Flaxseed oil provides a significant cost saving compared to fish oil. The purification and testing of fish oil, extracted from an already expensive source (wild ocean fish), elevates the cost of production, which must be passed on to consumers.

Which one is easier to incorporate into our modern busy lifestyles?

The answer to this question depends on your lifestyle. Both oils are available in capsules. Of course, encapsulation is an additional processing step that costs money, increasing the price you pay. Liquid flaxseed oil and fish oil are available in pleasantly flavored versions. But flax oil has the advantage of being more easily included as an ingredient in delicious food preparations. (Consult the book The Healing Power of Flax by Herb Joiner-Bey, ND, published by Freedom Press, sponsored by Barlean’s Organic Oils, and available at health food stores and book retailers nationwide.)

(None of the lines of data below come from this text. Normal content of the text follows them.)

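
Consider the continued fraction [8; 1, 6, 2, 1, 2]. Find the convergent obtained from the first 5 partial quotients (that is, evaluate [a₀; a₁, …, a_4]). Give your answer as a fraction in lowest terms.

195/22

Start with 1.
2 + 1/(1/1) = 2 + 1/1 = 3/1
6 + 1/(3/1) = 6 + 1/3 = 19/3
1 + 1/(19/3) = 1 + 3/19 = 22/19
8 + 1/(22/19) = 8 + 19/22 = 195/22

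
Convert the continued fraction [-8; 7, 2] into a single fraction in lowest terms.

Start with 2.
7 + 1/(2/1) = 7 + 1/2 = 15/2
-8 + 1/(15/2) = -8 + 2/15 = -118/15

-118/15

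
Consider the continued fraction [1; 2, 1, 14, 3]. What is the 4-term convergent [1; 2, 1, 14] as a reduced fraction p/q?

Start with 14.
1 + 1/(14/1) = 1 + 1/14 = 15/14
2 + 1/(15/14) = 2 + 14/15 = 44/15
1 + 1/(44/15) = 1 + 15/44 = 59/44

59/44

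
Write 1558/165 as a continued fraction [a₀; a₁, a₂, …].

Repeatedly divide and take the remainder:
⌊1558/165⌋ = 9, remainder 73
⌊165/73⌋ = 2, remainder 19
⌊73/19⌋ = 3, remainder 16
⌊19/16⌋ = 1, remainder 3
⌊16/3⌋ = 5, remainder 1
⌊3/1⌋ = 3, remainder 0

[9; 2, 3, 1, 5, 3]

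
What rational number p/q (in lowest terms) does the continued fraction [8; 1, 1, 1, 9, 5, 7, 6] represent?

56589/6538

Start with 6.
7 + 1/(6/1) = 7 + 1/6 = 43/6
5 + 1/(43/6) = 5 + 6/43 = 221/43
9 + 1/(221/43) = 9 + 43/221 = 2032/221
1 + 1/(2032/221) = 1 + 221/2032 = 2253/2032
1 + 1/(2253/2032) = 1 + 2032/2253 = 4285/2253
1 + 1/(4285/2253) = 1 + 2253/4285 = 6538/4285
8 + 1/(6538/4285) = 8 + 4285/6538 = 56589/6538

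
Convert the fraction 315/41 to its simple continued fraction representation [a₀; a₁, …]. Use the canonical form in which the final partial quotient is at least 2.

⌊315/41⌋ = 7, remainder 28
⌊41/28⌋ = 1, remainder 13
⌊28/13⌋ = 2, remainder 2
⌊13/2⌋ = 6, remainder 1
⌊2/1⌋ = 2, remainder 0

[7; 1, 2, 6, 2]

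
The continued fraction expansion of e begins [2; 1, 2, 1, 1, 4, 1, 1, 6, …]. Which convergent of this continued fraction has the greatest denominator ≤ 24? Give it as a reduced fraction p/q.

a_0 = 2: 2/1  (≤ bound)
a_1 = 1: 3/1  (≤ bound)
a_2 = 2: 8/3  (≤ bound)
a_3 = 1: 11/4  (≤ bound)
a_4 = 1: 19/7  (≤ bound)
a_5 = 4: 87/32  (> 24, stop)

19/7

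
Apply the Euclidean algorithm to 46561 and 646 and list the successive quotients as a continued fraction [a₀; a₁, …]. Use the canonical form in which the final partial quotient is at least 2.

[72; 13, 5, 2, 4]

46561 = 72·646 + 49, so a_0 = 72
646 = 13·49 + 9, so a_1 = 13
49 = 5·9 + 4, so a_2 = 5
9 = 2·4 + 1, so a_3 = 2
4 = 4·1 + 0, so a_4 = 4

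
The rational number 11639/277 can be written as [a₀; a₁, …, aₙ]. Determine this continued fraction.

Repeatedly divide and take the remainder:
11639 ÷ 277 → quotient 42, remainder 5
277 ÷ 5 → quotient 55, remainder 2
5 ÷ 2 → quotient 2, remainder 1
2 ÷ 1 → quotient 2, remainder 0

[42; 55, 2, 2]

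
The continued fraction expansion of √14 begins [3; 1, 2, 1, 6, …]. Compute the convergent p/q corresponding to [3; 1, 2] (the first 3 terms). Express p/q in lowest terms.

a_0 = 3: 3/1
a_1 = 1: 4/1
a_2 = 2: 11/3

11/3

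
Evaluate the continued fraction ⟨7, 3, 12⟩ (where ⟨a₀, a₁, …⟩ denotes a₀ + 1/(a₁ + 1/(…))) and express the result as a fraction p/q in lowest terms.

271/37

Compute successive convergents:
a_0 = 7: 7/1
a_1 = 3: 22/3
a_2 = 12: 271/37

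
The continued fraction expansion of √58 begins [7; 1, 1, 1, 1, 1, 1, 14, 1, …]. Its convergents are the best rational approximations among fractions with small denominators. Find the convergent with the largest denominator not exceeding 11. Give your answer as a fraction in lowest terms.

List convergents until the denominator exceeds the bound:
a_0 = 7: 7/1  (≤ bound)
a_1 = 1: 8/1  (≤ bound)
a_2 = 1: 15/2  (≤ bound)
a_3 = 1: 23/3  (≤ bound)
a_4 = 1: 38/5  (≤ bound)
a_5 = 1: 61/8  (≤ bound)
a_6 = 1: 99/13  (> 11, stop)

61/8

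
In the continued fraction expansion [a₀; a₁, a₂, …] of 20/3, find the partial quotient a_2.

2

Repeatedly divide and take the remainder:
20 = 6·3 + 2, so a_0 = 6
3 = 1·2 + 1, so a_1 = 1
2 = 2·1 + 0, so a_2 = 2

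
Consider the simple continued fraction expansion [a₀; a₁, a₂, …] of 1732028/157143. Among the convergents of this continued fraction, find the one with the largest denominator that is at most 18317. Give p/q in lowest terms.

a_0 = 11: 11/1  (≤ bound)
a_1 = 45: 496/45  (≤ bound)
a_2 = 2: 1003/91  (≤ bound)
a_3 = 14: 14538/1319  (≤ bound)
a_4 = 59: 858745/77912  (> 18317, stop)

14538/1319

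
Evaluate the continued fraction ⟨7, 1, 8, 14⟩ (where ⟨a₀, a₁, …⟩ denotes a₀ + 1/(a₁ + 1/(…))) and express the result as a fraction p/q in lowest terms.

a_0 = 7: 7/1
a_1 = 1: 8/1
a_2 = 8: 71/9
a_3 = 14: 1002/127

1002/127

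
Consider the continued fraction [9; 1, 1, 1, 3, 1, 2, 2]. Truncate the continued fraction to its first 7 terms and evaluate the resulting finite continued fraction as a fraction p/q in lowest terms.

Work from the innermost term outward:
Start with 2.
1 + 1/(2/1) = 1 + 1/2 = 3/2
3 + 1/(3/2) = 3 + 2/3 = 11/3
1 + 1/(11/3) = 1 + 3/11 = 14/11
1 + 1/(14/11) = 1 + 11/14 = 25/14
1 + 1/(25/14) = 1 + 14/25 = 39/25
9 + 1/(39/25) = 9 + 25/39 = 376/39

376/39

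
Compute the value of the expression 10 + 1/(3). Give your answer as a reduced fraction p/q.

31/3

Start with 3.
10 + 1/(3/1) = 10 + 1/3 = 31/3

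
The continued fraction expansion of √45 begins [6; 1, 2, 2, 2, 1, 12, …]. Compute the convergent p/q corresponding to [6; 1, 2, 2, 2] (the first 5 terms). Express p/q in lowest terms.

114/17

a_0 = 6: 6/1
a_1 = 1: 7/1
a_2 = 2: 20/3
a_3 = 2: 47/7
a_4 = 2: 114/17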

A valued place for flax and fish

Both flaxseed oil and fish oil have a highly valued place in the vast treasure chest of health-sustaining natural products. If you decide to take flaxseed oil, choose a product that is lignan-rich, unprocessed, unfiltered, and organic. If you decide to take fish oil, make sure the brand you buy is laboratory bio-assayed to be free of harmful contaminants. However, before you make any changes to your dietary or supplement regimen, always consult your healthcare professional.